We're saving the grouped data frame in gd.

The combine() function lets you group the rows and then apply a function to one of the fields of every row in the group. In this next example, we find the mean melting point of all the gases, and the mean melting point of all the solid elements, and we're using the grouped data frame again:

julia>  combine(gd, [:Melt] => mean)
2×2 DataFrame
│ Row │ Room   │ Melt_mean │
│     │ Symbol │ Float64   │
├─────┼────────┼───────────┤
│ 1   │ Gas    │ -249.667  │
│ 2   │ Solid  │ 2039.33   │

Sorting[edit]

The sort!()function works with DataFrames as well.
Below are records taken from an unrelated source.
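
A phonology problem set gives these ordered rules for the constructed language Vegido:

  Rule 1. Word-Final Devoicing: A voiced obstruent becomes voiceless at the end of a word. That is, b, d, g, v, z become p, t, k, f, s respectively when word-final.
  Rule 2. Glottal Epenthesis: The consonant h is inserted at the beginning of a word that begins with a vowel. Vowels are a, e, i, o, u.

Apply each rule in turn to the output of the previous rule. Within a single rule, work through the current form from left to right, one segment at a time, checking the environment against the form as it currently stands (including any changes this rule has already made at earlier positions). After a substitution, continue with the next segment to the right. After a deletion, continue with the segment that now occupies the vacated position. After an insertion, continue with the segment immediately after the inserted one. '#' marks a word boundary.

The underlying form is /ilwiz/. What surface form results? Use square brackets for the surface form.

[hilwis]

Rule 1 Word-Final Devoicing: [ilwiz] → [ilwis]
Rule 2 Glottal Epenthesis: [ilwis] → [hilwis]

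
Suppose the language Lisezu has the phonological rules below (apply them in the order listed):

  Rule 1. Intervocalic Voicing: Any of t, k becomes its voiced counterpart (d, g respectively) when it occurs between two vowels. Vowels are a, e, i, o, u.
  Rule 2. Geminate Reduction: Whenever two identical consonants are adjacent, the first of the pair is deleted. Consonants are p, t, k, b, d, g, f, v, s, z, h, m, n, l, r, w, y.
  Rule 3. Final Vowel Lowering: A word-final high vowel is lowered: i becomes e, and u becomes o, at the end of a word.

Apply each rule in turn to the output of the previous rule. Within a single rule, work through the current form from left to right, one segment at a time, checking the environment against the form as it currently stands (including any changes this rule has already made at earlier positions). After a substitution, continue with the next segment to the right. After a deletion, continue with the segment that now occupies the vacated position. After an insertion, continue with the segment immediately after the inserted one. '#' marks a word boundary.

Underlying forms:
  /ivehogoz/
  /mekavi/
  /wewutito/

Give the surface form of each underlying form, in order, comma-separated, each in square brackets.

[ivehogoz], [megave], [wewudido]

/ivehogoz/:
  Rule 1 Intervocalic Voicing: no change — [ivehogoz]
  Rule 2 Geminate Reduction: no change — [ivehogoz]
  Rule 3 Final Vowel Lowering: no change — [ivehogoz]
/mekavi/:
  Rule 1 Intervocalic Voicing: [mekavi] → [megavi]
  Rule 2 Geminate Reduction: no change — [megavi]
  Rule 3 Final Vowel Lowering: [megavi] → [megave]
/wewutito/:
  Rule 1 Intervocalic Voicing: [wewutito] → [wewudido]
  Rule 2 Geminate Reduction: no change — [wewudido]
  Rule 3 Final Vowel Lowering: no change — [wewudido]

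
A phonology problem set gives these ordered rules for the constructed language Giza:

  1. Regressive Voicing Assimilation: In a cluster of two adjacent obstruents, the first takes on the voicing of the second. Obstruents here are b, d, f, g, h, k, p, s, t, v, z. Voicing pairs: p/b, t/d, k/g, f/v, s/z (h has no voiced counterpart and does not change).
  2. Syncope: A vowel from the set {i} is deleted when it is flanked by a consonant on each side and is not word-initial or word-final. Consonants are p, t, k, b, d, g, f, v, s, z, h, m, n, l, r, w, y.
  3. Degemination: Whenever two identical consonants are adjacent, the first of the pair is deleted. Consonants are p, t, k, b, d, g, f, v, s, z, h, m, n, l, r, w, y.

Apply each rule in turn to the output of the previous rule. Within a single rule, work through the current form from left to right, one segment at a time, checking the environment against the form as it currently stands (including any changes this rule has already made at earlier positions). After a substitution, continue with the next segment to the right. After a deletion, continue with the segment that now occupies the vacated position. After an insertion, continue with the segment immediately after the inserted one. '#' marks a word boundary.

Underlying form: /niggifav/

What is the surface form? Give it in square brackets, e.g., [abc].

[ngfav]

1 Regressive Voicing Assimilation: no change — [niggifav]
2 Syncope: [niggifav] → [nggfav]
3 Degemination: [nggfav] → [ngfav]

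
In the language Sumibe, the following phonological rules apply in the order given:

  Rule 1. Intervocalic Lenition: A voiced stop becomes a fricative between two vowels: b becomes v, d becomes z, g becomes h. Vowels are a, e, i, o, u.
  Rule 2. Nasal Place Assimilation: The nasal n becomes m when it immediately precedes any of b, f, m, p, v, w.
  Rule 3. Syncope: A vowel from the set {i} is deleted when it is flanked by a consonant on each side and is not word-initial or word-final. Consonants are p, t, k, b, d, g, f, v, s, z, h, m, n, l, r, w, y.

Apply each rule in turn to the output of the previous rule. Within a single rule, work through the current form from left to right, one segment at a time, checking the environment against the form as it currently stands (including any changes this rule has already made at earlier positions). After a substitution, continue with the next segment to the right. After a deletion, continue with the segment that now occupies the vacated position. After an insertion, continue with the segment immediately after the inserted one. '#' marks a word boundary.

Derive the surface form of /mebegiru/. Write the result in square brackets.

Rule 1 Intervocalic Lenition: [mebegiru] → [mevehiru]
Rule 2 Nasal Place Assimilation: no change — [mevehiru]
Rule 3 Syncope: [mevehiru] → [mevehru]

[mevehru]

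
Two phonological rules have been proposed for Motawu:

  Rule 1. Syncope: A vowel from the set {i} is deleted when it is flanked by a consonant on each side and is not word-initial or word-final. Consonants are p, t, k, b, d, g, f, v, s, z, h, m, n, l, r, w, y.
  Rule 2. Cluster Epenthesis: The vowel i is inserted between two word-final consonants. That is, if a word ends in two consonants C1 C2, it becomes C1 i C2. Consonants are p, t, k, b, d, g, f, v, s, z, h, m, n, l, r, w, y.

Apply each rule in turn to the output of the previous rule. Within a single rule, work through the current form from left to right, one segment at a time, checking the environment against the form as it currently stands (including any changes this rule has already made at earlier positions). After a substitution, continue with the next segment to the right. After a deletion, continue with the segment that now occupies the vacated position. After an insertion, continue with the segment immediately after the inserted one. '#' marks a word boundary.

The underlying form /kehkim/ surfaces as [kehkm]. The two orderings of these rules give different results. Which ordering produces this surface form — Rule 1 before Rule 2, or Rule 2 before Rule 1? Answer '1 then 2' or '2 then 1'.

Order 1 then 2:
  1 Syncope: [kehkim] → [kehkm]
  2 Cluster Epenthesis: [kehkm] → [kehkim]
  result: [kehkim]
Order 2 then 1:
  2 Cluster Epenthesis: no change — [kehkim]
  1 Syncope: [kehkim] → [kehkm]
  result: [kehkm]

2 then 1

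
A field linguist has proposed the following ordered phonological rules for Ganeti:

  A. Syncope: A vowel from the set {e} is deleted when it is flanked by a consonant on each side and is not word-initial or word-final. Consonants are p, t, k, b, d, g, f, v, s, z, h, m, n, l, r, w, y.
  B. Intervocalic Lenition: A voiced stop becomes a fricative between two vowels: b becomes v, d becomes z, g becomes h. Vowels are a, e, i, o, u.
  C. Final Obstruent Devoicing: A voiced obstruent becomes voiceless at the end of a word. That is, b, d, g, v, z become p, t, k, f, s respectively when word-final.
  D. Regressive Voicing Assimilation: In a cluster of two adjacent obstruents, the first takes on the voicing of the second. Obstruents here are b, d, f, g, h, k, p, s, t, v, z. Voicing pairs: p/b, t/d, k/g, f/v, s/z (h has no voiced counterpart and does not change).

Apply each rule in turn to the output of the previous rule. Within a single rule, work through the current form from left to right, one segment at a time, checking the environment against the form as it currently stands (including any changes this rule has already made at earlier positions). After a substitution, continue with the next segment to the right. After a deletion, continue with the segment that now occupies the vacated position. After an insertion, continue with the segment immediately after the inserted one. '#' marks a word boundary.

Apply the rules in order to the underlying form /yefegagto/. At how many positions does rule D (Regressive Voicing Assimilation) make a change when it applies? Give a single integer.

2

A Syncope: [yefegagto] → [yfgagto]
B Intervocalic Lenition: no change — [yfgagto]
C Final Obstruent Devoicing: no change — [yfgagto]
D Regressive Voicing Assimilation: [yfgagto] → [yvgakto]
Rule D changed 2 position(s).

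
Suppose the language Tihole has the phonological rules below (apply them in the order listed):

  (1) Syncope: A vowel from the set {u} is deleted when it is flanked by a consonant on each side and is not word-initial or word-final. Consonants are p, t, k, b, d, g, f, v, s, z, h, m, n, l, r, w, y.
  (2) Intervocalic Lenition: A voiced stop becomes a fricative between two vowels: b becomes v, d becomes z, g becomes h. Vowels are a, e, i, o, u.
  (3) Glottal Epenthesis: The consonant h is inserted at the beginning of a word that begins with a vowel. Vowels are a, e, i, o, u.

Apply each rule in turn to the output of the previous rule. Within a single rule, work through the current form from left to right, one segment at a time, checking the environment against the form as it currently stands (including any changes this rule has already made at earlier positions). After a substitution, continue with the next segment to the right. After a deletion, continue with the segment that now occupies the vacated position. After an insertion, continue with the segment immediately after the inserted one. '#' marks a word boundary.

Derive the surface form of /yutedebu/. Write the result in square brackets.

[ytezevu]

(1) Syncope: [yutedebu] → [ytedebu]
(2) Intervocalic Lenition: [ytedebu] → [ytezevu]
(3) Glottal Epenthesis: no change — [ytezevu]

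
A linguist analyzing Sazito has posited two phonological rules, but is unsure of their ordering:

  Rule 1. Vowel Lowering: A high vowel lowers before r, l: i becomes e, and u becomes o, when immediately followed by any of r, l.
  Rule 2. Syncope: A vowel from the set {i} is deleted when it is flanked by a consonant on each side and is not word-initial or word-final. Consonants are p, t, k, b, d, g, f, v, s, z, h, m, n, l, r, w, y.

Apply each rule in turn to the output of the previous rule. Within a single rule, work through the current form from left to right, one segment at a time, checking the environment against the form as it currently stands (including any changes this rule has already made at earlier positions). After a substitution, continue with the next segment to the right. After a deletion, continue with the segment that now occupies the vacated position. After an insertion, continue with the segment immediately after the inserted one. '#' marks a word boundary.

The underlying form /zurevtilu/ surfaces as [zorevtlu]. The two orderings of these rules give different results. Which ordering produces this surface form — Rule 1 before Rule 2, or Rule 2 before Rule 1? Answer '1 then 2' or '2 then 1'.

2 then 1

Order 1 then 2:
  1 Vowel Lowering: [zurevtilu] → [zorevtelu]
  2 Syncope: no change — [zorevtelu]
  result: [zorevtelu]
Order 2 then 1:
  2 Syncope: [zurevtilu] → [zurevtlu]
  1 Vowel Lowering: [zurevtlu] → [zorevtlu]
  result: [zorevtlu]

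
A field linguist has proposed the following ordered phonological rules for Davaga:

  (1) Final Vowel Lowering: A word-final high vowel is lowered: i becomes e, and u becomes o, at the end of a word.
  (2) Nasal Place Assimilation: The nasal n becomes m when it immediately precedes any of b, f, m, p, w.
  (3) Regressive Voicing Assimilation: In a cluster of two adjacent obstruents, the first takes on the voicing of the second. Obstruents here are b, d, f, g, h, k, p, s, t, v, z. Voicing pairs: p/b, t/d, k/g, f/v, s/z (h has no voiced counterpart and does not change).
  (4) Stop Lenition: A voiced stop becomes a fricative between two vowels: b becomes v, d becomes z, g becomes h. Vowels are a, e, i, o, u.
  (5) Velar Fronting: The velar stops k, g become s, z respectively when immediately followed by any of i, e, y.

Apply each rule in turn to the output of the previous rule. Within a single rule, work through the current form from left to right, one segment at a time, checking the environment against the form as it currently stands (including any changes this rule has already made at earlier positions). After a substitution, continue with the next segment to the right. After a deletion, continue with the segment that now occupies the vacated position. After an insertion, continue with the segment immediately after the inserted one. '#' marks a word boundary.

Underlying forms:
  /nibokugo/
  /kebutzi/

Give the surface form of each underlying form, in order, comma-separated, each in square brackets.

[nivokuho], [sevudze]

/nibokugo/:
  (1) Final Vowel Lowering: no change — [nibokugo]
  (2) Nasal Place Assimilation: no change — [nibokugo]
  (3) Regressive Voicing Assimilation: no change — [nibokugo]
  (4) Stop Lenition: [nibokugo] → [nivokuho]
  (5) Velar Fronting: no change — [nivokuho]
/kebutzi/:
  (1) Final Vowel Lowering: [kebutzi] → [kebutze]
  (2) Nasal Place Assimilation: no change — [kebutze]
  (3) Regressive Voicing Assimilation: [kebutze] → [kebudze]
  (4) Stop Lenition: [kebudze] → [kevudze]
  (5) Velar Fronting: [kevudze] → [sevudze]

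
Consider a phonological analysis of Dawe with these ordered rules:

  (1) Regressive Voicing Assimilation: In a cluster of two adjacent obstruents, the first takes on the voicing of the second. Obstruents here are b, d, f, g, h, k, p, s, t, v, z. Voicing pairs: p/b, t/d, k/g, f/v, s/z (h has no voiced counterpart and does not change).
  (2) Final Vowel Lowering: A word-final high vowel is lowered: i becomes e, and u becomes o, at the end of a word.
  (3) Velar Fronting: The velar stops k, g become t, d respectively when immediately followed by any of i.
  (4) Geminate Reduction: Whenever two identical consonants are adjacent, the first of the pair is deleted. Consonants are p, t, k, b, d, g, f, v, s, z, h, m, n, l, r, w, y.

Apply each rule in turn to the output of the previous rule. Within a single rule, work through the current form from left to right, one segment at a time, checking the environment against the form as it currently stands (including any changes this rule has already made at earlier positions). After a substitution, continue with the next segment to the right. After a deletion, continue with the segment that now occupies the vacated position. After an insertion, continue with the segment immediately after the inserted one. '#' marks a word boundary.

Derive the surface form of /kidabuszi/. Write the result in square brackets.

[tidabuze]

(1) Regressive Voicing Assimilation: [kidabuszi] → [kidabuzzi]
(2) Final Vowel Lowering: [kidabuzzi] → [kidabuzze]
(3) Velar Fronting: [kidabuzze] → [tidabuzze]
(4) Geminate Reduction: [tidabuzze] → [tidabuze]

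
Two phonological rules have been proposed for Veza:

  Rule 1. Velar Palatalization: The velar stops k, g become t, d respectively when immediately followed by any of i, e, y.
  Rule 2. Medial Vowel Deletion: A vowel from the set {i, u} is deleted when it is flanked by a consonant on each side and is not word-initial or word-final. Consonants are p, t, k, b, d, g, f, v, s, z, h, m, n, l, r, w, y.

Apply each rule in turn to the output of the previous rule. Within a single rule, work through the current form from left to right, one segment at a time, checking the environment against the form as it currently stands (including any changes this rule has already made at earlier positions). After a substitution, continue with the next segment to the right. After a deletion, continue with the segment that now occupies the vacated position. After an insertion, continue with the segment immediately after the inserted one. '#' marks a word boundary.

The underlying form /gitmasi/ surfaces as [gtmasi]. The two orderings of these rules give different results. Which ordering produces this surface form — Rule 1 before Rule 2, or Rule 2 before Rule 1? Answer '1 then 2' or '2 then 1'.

2 then 1

Order 1 then 2:
  1 Velar Palatalization: [gitmasi] → [ditmasi]
  2 Medial Vowel Deletion: [ditmasi] → [dtmasi]
  result: [dtmasi]
Order 2 then 1:
  2 Medial Vowel Deletion: [gitmasi] → [gtmasi]
  1 Velar Palatalization: no change — [gtmasi]
  result: [gtmasi]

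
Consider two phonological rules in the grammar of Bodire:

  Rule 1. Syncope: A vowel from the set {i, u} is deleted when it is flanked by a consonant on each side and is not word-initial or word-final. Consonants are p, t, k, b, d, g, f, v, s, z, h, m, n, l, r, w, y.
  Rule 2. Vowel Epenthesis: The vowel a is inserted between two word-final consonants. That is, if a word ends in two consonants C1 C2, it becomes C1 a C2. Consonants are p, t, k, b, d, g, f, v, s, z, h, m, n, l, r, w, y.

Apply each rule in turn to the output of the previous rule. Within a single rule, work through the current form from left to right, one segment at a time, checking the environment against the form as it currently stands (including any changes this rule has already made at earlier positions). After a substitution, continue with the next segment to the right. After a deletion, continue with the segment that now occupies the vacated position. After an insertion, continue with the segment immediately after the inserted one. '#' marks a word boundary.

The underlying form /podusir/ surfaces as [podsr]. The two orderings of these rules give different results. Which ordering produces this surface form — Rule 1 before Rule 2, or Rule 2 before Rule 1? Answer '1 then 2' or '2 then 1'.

Order 1 then 2:
  1 Syncope: [podusir] → [podsr]
  2 Vowel Epenthesis: [podsr] → [podsar]
  result: [podsar]
Order 2 then 1:
  2 Vowel Epenthesis: no change — [podusir]
  1 Syncope: [podusir] → [podsr]
  result: [podsr]

2 then 1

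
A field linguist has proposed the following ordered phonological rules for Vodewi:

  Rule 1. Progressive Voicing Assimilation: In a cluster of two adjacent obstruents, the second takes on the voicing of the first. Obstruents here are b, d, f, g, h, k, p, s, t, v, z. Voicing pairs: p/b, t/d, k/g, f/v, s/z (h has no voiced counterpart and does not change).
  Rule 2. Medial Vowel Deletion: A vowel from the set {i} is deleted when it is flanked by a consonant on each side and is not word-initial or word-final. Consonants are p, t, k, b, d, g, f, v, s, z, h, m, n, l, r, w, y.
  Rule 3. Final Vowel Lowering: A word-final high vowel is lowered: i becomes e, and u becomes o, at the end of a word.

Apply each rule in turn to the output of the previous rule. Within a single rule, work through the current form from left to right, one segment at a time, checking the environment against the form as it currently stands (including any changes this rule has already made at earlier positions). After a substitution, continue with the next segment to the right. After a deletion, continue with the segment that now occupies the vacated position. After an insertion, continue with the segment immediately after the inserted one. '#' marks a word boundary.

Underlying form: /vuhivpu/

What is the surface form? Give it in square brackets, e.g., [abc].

[vuhvbo]

Rule 1 Progressive Voicing Assimilation: [vuhivpu] → [vuhivbu]
Rule 2 Medial Vowel Deletion: [vuhivbu] → [vuhvbu]
Rule 3 Final Vowel Lowering: [vuhvbu] → [vuhvbo]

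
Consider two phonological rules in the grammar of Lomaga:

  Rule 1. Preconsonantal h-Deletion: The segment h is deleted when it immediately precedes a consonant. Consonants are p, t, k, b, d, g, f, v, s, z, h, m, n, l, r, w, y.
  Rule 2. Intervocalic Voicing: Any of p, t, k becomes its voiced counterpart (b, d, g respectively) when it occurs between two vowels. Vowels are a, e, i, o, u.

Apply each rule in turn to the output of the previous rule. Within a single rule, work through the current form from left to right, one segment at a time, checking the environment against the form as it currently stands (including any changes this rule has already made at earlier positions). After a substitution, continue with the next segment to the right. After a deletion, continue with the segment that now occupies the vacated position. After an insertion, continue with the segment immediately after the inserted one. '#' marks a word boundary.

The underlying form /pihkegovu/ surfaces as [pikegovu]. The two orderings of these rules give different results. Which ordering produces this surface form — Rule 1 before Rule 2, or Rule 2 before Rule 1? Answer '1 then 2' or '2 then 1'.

Order 1 then 2:
  1 Preconsonantal h-Deletion: [pihkegovu] → [pikegovu]
  2 Intervocalic Voicing: [pikegovu] → [pigegovu]
  result: [pigegovu]
Order 2 then 1:
  2 Intervocalic Voicing: no change — [pihkegovu]
  1 Preconsonantal h-Deletion: [pihkegovu] → [pikegovu]
  result: [pikegovu]

2 then 1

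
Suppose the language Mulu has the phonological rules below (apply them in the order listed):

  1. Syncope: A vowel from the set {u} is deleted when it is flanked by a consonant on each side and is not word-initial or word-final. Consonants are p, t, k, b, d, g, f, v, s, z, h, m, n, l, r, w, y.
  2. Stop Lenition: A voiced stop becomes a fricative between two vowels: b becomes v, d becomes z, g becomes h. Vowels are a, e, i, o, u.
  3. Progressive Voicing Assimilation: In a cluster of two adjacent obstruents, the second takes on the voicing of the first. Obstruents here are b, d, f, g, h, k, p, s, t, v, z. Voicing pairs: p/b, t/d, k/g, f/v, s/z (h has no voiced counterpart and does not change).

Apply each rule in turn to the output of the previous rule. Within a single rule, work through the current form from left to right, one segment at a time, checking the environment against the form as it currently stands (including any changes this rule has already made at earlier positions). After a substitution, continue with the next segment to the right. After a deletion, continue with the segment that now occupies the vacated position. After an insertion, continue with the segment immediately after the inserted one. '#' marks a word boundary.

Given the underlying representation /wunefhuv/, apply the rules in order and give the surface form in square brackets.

1 Syncope: [wunefhuv] → [wnefhv]
2 Stop Lenition: no change — [wnefhv]
3 Progressive Voicing Assimilation: [wnefhv] → [wnefhf]

[wnefhf]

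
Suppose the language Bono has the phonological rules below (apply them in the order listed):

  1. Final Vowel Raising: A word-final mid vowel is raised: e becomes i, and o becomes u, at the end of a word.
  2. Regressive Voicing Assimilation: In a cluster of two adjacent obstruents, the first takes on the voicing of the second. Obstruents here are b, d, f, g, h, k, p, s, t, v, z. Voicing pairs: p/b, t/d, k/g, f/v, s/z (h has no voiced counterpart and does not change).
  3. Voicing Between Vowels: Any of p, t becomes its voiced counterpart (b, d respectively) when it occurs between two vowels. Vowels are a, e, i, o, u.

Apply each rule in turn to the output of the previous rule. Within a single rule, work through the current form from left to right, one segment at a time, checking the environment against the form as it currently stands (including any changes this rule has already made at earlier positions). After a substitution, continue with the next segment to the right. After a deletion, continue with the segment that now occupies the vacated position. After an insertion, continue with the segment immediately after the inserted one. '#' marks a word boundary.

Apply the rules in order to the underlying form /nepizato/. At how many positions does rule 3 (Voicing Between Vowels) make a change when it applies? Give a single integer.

2

1 Final Vowel Raising: [nepizato] → [nepizatu]
2 Regressive Voicing Assimilation: no change — [nepizatu]
3 Voicing Between Vowels: [nepizatu] → [nebizadu]
Rule 3 changed 2 position(s).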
You supply the columns on which to sort, using the following syntax:

 julia> sort!(ptable, [order(:Room), order(:AtomicWeight)])
6×10 DataFrame
│ Row │ Number │ Name     │ AtomicWeight │ Symbol │ Discovered │ Melt  │ Boil  │ Liquid │ MP_in_F │ Room   │
│     │ Int64  │ String   │ Float64      │ String │ Int64?     │ Int64 │ Int64 │ Int64  │ Float64 │ Symbol │
├─────┼────────┼──────────┼──────────────┼────────┼────────────┼───────┼───────┼────────┼─────────┼────────┤
│ 1   │ 1      │ Hydrogen │ 1.0079       │ H      │ 1776       │ -259  │ -253  │ 6      │ -434.2  │ Gas    │
│ 2   │ 2      │ Helium   │ 4.0026       │ He     │ 1895       │ -272  │ -269  │ 3      │ -457.6  │ Gas    │
│ 3   │ 8      │ Oxygen   │ 15.9994      │ O      │ 1774       │ -218  │ -183  │ 35     │ -360.4  │ Gas    │
│ 4   │ 6      │ Carbon   │ 12.0107      │ C      │ missing    │ 3500  │ 4827  │ 1327   │ 6332.0  │ Solid  │
│ 5   │ 26     │ Iron     │ 55.845       │ Fe     │ missing    │ 1535  │ 2750  │ 1215   │ 2795.0  │ Solid  │
│ 6   │ 29     │ Copper   │ 63.546       │ Cu     │ missing    │ 1083  │ 2567  │ 1484   │ 1981.4  │ Solid  │

The resulting DataFrame is sorted first by its state at room temperature (so Gas before Solid), then by its Atomic Weight (so Iron before Copper).